The challenge of combating Clostridium difficile infections (CDI) is a major problem within many health care organizations as CDI adds to the cost of care and is an uncomfortable and sometimes fatal complication of hospitalization for the patient. The practice-focused question for this doctoral project was targeted at patients in hospital settings on a medical surgical floor and asked if clostridium difficile preventive bundles reduce the incidence of CDI compared with nonstandardized preventative methods. Using the plan-do-study-act framework, the purpose of this DNP project was to use a clostridium difficile bundle approach to study the effects of clostridium difficile incidence (CDI) decrease on a medical-surgical unit with high CDI incidences. Standardized environmental cleaning practices resulted in improvement of the patient environment.
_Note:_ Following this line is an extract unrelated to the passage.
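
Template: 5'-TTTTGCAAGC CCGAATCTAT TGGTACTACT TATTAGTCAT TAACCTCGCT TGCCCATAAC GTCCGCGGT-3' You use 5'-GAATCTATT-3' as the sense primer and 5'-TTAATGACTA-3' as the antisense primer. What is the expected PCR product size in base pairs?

31 bp

Scanning the template, GAATCTATT occurs at positions 13–21; this primer anneals to the bottom strand there with its 3' end pointing downstream.
Reverse complement of the reverse primer: TAGTCATTAA. This occurs on the top strand at positions 34–43.
Product length = (reverse-primer end) − (forward-primer start) + 1 = 43 − 13 + 1 = 31 bp.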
High-touch cleaning improved from 43.7% to 83.3%. Time between CDI events lengthened from 19.9 days to 30.2, environmental cleaning with the use of Dazo auditing improved from 33.4% to 81.6%, isolation practices improved from 62.7% to 90%, and with the implementation of the nurse-driven CD testing protocol, unnecessary testing improved. Results showed that the CDI incidence on an acute care medical surgical unit was reduced through the use of a clostridium difficile preventive bundle in this DNP project. Reducing the incidence of CDI is a significant contribution to social change as this unwanted complication of hospitalization causes discomfort and pain and adds unnecessary cost to health care.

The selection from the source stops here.